おとがい、肩上、鎖骨の付け根、乳房の間、へその上、脇腹……マナの通り道となるポイントを指先でつつきながら、『力ある言葉』を口にしていく。
「ふ……ふああああ……っ!?」
くすぐったいのだろうか?
あるいは単純に、僕なんかに触れられて気持ち悪いのだろうか?
ラフィーニャは悲鳴を上げた。
「やめ……っ、そこは……っ!? いやああああっ!?」
ジタバタ暴れようとするので、僕は膝の位置を移動させ、ラフィーニャの両腕の自由を奪った。
「うう……っ? 手が……? あああああ……」
身動きの出来なくなったラフィーニャは、泣きそうな顔で僕を見上げてくる。
「お……お願いだから、もうこの辺でやめにしてくれ……。
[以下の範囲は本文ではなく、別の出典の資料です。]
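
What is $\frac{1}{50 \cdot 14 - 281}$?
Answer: $\frac{1}{419} \approx 0.0023866$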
これ以上はその……保ちそうにないから……」
眉を八の字に歪めて哀れっぽく懇願してくるが……。
「ダメだよ。絶対やめない。体の中からしっかり排出させないと、後々苦しむことになるんだから」
「あ……悪魔か貴様は!」
「悪魔じゃないよ、勇者だよ」
「そういう問題では……!」
「はいはい、わがまま言わない」
僕は構わず、術法を続けた。
「ひうっ……!? ひゃああああーっ!?」
ラフィーニャはその後も何度も叫んだ。
びくんびくんと体を震わせ、悶え苦しんだ。
すべてが終わる頃にはぐったりしていて、「……責任はとってもらうからな」などと意味不明なことをつぶやいた。